I'm pretty sure that the Cauchy likelihood, like the other members of the t family, is a weighted mixture of normal distributions. (Gamma distribution over the inverse of the variance)

EDIT: There's a paper on this, "Scale mixtures of normal distributions" by Andrews and Mallows, if you want the details

Comment author: Cyan 23 April 2014 03:23:42AM *  2 points [-]

Oh, for sure it is. But that only gives it a conditionally conjugate prior, not a fully (i.e., marginally) conjugate prior. That's great for Gibbs sampling, but not for pen-and-paper computations.

In the three years since I wrote the grandparent, I've found a nice mixture representation for any unimodal symmetric distribution:

Suppose f(x), the pdf for a real-valued X, is unimodal and symmetric around 0. If W is positive-valued with pdf g(w) = -w f '(w) and U ~ Unif(-W, W), then U's marginal distribution is the same as X. Proof is by integration-by-parts. ETA: No, wait, it's direct. Derp.

I don't think it would be too hard to convert this width-weighted-mixture-of-uniforms representation to a precision-weighted-mixture-of-normals representation.

Comment author: Matt_Simpson 22 May 2011 07:38:37PM 0 points [-]

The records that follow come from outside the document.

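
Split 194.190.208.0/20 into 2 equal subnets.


New prefix = 20 + 1 = 21
Each subnet has 2048 addresses
  194.190.208.0/21
  194.190.216.0/21
Subnets: 194.190.208.0/21, 194.190.216.0/21


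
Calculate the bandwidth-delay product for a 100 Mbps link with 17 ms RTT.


BDP = bandwidth * RTT
= 100 Mbps * 17 ms
= 100 * 1e6 * 17 / 1000 bits
= 1700000 bits
= 212500 bytes
= 207.5195 KB
BDP = 1700000 bits (212500 bytes)


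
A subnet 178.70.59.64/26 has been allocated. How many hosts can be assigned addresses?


Host bits = 32 - 26 = 6
Total addresses = 2^6 = 64
Usable = total - 2 (network and broadcast)
Usable hosts: 62


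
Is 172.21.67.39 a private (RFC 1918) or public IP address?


RFC 1918 private ranges:
  10.0.0.0/8 (10.0.0.0 - 10.255.255.255)
  172.16.0.0/12 (172.16.0.0 - 172.31.255.255)
  192.168.0.0/16 (192.168.0.0 - 192.168.255.255)
Private (in 172.16.0.0/12)


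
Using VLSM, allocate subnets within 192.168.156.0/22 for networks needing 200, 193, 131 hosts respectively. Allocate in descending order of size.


200 hosts -> /24 (254 usable): 192.168.156.0/24
193 hosts -> /24 (254 usable): 192.168.157.0/24
131 hosts -> /24 (254 usable): 192.168.158.0/24
Allocation: 192.168.156.0/24 (200 hosts, 254 usable); 192.168.157.0/24 (193 hosts, 254 usable); 192.168.158.0/24 (131 hosts, 254 usable)


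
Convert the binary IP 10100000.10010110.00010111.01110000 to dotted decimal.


10100000 = 160
10010110 = 150
00010111 = 23
01110000 = 112
IP: 160.150.23.112


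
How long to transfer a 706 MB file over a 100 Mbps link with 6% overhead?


Effective throughput = 100 * (1 - 6/100) = 94 Mbps
File size in Mb = 706 * 8 = 5648 Mb
Time = 5648 / 94
Time = 60.0851 seconds


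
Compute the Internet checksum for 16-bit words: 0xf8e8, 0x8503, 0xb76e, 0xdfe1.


Sum all words (with carry folding):
+ 0xf8e8 = 0xf8e8
+ 0x8503 = 0x7dec
+ 0xb76e = 0x355b
+ 0xdfe1 = 0x153d
One's complement: ~0x153d
Checksum = 0xeac2


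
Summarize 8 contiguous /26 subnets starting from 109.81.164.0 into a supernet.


Original prefix: /26
Number of subnets: 8 = 2^3
New prefix = 26 - 3 = 23
Supernet: 109.81.164.0/23


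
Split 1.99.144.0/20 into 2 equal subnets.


New prefix = 20 + 1 = 21
Each subnet has 2048 addresses
  1.99.144.0/21
  1.99.152.0/21
Subnets: 1.99.144.0/21, 1.99.152.0/21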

It turns out that it's not too difficult to construct a counter example if you restrict the hyper-parameter space of the family of prior distributions. For example, let the likelihood, f(x|theta) only take on two values of theta, so the prior just puts mass p on theta=0 (i.e. P(theta=0) = p )and mass 1-p on theta=1. If you restrict p < 0.5, then the posterior will yield a distribution on theta with p > 0.5 for some likelihoods and some values of x.